Maybe. She wanted to believe that too, didn’t she? She was supposed to see the best in people. She was the Granter. Then again, according to Marten, that made her a complete idiot. The pressure built in her chest, behind her eyes, and she started for the door, for an escape from the heat of the cottage and the company of her host.
“I’m going to wash up.” She tossed it back over her shoulder as she slipped out, heard Hadja grunt as she shut the door and stumbled toward the weeds. Shelter. Calm. It seemed as good a place to hide as any. She dove into the field like it were water, waded out far enough that the cottage lights didn’t reach and sank to her knees.
Her hands covered her face while she cried as quietly as possible. How had she come to this? A gang member! Ignorant of all that someone with her blood should know! In love with an Imp who… She choked on a sob and dropped her hands. In love? Oh no. No, not already, not with someone who…someone. Someone who thought she was a traitor to her blood.
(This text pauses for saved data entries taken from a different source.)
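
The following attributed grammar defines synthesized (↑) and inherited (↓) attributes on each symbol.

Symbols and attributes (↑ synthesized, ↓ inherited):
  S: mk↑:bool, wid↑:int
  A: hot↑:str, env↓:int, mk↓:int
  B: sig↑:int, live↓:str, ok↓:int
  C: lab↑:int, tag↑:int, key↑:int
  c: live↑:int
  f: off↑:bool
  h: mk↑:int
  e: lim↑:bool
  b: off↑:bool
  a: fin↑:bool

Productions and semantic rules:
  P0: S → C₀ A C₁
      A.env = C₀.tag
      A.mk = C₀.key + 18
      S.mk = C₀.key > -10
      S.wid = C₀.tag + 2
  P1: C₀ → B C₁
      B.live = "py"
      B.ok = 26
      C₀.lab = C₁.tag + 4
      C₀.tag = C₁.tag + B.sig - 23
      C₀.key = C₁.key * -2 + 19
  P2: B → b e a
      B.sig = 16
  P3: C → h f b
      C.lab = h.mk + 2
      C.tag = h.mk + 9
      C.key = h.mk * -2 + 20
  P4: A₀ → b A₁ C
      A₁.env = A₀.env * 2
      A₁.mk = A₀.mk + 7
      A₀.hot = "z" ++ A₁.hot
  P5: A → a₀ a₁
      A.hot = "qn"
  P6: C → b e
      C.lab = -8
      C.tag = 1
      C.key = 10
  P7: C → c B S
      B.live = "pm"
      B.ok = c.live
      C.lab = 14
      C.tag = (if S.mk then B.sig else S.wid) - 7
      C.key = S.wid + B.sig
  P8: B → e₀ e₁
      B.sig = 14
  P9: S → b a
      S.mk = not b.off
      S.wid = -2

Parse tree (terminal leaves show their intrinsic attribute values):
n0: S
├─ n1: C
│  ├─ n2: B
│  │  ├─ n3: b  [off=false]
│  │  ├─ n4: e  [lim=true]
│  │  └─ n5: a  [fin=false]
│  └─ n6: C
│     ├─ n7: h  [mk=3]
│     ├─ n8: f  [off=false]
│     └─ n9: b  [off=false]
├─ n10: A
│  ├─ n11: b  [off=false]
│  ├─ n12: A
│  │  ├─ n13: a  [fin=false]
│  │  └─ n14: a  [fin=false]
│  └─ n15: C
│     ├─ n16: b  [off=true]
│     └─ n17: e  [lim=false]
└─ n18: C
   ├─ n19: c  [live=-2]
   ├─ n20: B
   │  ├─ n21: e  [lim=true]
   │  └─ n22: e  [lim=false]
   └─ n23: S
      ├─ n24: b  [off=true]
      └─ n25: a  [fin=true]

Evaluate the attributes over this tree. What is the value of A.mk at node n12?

1. n2.live = "py"  ["py"]
2. n2.ok = 26  [26]
3. n3.off = false  [terminal]
4. n4.lim = true  [terminal]
5. n5.fin = false  [terminal]
6. n2.sig = 16  [16]
7. n7.mk = 3  [terminal]
8. n8.off = false  [terminal]
9. n9.off = false  [terminal]
10. n6.lab = 5  [h.mk + 2]
11. n6.tag = 12  [h.mk + 9]
12. n6.key = 14  [h.mk * -2 + 20]
13. n1.lab = 16  [C₁.tag + 4]
14. n1.tag = 5  [C₁.tag + B.sig - 23]
15. n1.key = -9  [C₁.key * -2 + 19]
16. n10.env = 5  [C₀.tag]
17. n10.mk = 9  [C₀.key + 18]
18. n11.off = false  [terminal]
19. n12.env = 10  [A₀.env * 2]
20. n12.mk = 16  [A₀.mk + 7]
21. n13.fin = false  [terminal]
22. n14.fin = false  [terminal]
23. n12.hot = "qn"  ["qn"]
24. n16.off = true  [terminal]
25. n17.lim = false  [terminal]
26. n15.lab = -8  [-8]
27. n15.tag = 1  [1]
28. n15.key = 10  [10]
29. n10.hot = "zqn"  ["z" ++ A₁.hot]
30. n19.live = -2  [terminal]
31. n20.live = "pm"  ["pm"]
32. n20.ok = -2  [c.live]
33. n21.lim = true  [terminal]
34. n22.lim = false  [terminal]
35. n20.sig = 14  [14]
36. n24.off = true  [terminal]
37. n25.fin = true  [terminal]
38. n23.mk = false  [not b.off]
39. n23.wid = -2  [-2]
40. n18.lab = 14  [14]
41. n18.tag = -9  [(if S.mk then B.sig else S.wid) - 7]
42. n18.key = 12  [S.wid + B.sig]
43. n0.mk = true  [C₀.key > -10]
44. n0.wid = 7  [C₀.tag + 2]

16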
She tilted her head back and stared at the moon, letting the tears fall freely. The herbs scratched and shifted in the breeze, and somewhere she thought she heard the rustle of another late night wanderer in the patch. Maera hadn’t gone straight home, then. They both sought the comfort of Hadja’s secret garden tonight. They both let the herbs and moonlight nurse their broken hearts, perhaps.
And perhaps, that made her just as foolish, just as wild-eyed and childish as the blacksmith’s misguided daughter. She felt certain at least Marten would agree. The one person in Westwood she couldn’t help, the one person who saw through her goodmother façade and labeled her a fraud. Suddenly the only person, unlikely as it was, that mattered.